Naturally, the first issue is the expense. Knash said that he was involved with restoring a historic county building in the 1990s and that all the renovations worked out to cost 161 percent what it would have cost to construct the building from the ground up. His own cost analysis of the old ambulance building found that it would conservatively cost the county $2.2 million to restore. He said that figure did not take into account the cost of addressing the building’s foundation, which continues to shift to this day.
The other issue is that the planned demolition is currently tied to an existing Lackawaxen River Trails project, an effort between residents and the county to connect the boroughs of Honesdale and Hawley via several river access points along the Lackawaxen. The site of the old ambulance building, known as Industrial Point, is one of these expected river access spots.
“We wrote in an Local Share Account (LSA) grant [administered through the PA Department of Community and Economic Development] and a Fish & Boat Commission grant that the building was going to be razed and the area was going to be used for public recreation,” commissioner Joe Adams said. “We were awarded in the neighborhood of $500,000 from Fish & Boat Commission and DCED… to provide the recreational opportunity to utilize the river.”
According to Knash, tearing down the building—turning part of the lot into county employee and visitor parking spaces and the rest into a picnic area with a view of the river—would cost just shy of $200,000, which would be covered by the state funding.
Williams suggested that since the cost of restoration would be too high for the county to take on, it could try and find a private developer to purchase the building, with the built-in conditions that the developer bring the building back up to code, and not interfere with any of the planned recreational uses of that property associated with the river trails project. He said that it wasn’t unusual for grantees to go back to a funding body and request that their award be reallocated for different uses than originally expected.

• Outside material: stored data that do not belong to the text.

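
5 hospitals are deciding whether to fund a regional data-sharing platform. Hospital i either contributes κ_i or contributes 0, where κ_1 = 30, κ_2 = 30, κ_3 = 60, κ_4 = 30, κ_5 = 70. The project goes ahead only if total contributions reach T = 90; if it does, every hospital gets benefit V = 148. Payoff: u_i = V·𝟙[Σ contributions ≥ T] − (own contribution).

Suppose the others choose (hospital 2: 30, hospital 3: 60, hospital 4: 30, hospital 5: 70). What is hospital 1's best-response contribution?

Others' total = 190 ≥ 90; contributing adds cost 30 for no extra benefit.
Best response: 0.

0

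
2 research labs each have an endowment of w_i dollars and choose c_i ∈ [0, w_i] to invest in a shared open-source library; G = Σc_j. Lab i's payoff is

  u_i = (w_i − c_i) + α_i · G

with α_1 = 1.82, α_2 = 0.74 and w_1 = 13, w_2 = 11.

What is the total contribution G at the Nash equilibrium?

13

∂u_i/∂c_i = α_i − 1, so lab i contributes w_i if α_i > 1, else 0.
α_i > 1 for i ∈ {1}; NE contributions (13, 0), G = 13.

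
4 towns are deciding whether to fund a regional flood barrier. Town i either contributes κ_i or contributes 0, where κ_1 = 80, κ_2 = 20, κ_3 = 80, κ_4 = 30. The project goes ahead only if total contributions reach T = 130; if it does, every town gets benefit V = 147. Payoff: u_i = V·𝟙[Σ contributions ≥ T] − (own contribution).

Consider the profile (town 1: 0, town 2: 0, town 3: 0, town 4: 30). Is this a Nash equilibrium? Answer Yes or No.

No

Total = 30 < 130: not provided.
Town 1 (pledges 0, payoff 0): pledging 80 → total 110, payoff -80. No gain.
Town 2 (pledges 0, payoff 0): pledging 20 → total 50, payoff -20. No gain.
Town 3 (pledges 0, payoff 0): pledging 80 → total 110, payoff -80. No gain.
Town 4 (pledges 30, payoff -30): dropping to 0 → total 0, payoff 0. Profitable deviation.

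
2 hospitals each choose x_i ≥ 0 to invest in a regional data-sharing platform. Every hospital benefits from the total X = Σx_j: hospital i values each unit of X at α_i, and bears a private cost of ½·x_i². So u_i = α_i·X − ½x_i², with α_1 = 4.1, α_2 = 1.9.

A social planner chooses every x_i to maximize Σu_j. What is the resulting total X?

12

Planner FOC: ∂(Σu_j)/∂x_i = (Σα_j) − x_i = 0, so x_i^SO = Σα_j = 6 for every i; X^SO = 12.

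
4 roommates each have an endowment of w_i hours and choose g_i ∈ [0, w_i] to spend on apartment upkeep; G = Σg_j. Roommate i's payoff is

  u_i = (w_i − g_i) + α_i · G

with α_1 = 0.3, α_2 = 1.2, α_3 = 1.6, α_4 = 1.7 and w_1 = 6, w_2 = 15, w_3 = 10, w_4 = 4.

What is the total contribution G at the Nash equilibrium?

29

∂u_i/∂g_i = α_i − 1, so roommate i contributes w_i if α_i > 1, else 0.
α_i > 1 for i ∈ {2, 3, 4}; NE contributions (0, 15, 10, 4), G = 29.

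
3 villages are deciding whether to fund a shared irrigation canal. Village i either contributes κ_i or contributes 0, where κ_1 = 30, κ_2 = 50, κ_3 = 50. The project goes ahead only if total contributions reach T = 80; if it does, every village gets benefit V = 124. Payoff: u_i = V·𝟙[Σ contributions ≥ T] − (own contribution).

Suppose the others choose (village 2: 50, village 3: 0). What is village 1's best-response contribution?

30

Others' total = 50. Contributing 30 brings total to 80 ≥ 80: gain V − κ_1 = 94.
Best response: 30.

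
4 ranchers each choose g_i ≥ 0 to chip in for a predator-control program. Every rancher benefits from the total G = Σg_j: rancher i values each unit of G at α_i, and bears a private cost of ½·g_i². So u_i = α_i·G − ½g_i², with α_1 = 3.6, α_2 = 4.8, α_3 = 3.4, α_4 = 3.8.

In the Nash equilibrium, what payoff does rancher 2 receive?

Rancher i's FOC: ∂u_i/∂g_i = α_i − g_i = 0, so g_i* = α_i.
NE contributions = (3.6, 4.8, 3.4, 3.8); G = 15.6.
u_2 = α_2·G − ½·(g_2)² = 4.8·15.6 − ½·4.8² = 63.36.

63.36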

Chief Clerk Andrew Seder said that he’s concerned that changing the plans now could affect the project’s timeline and thus the funding.
“These grants have deadlines and end dates that you must have things done… if we delay this any longer, we’re going to lose the Fish & Boat Commission grant, we’re going to lose the DCED grant,” he said. “This is like a Jenga puzzle; if you pull one piece out, the whole thing collapses, they’re all interconnected.”
Smith concluded the discussion somewhat tongue-and-cheek, “We’re not changing our timeline until you come to us with someone with a million bucks who wants to buy [the building].”
Williams, however, suggested he was up to the challenge, “If I find some developers, I’ll send them your way.”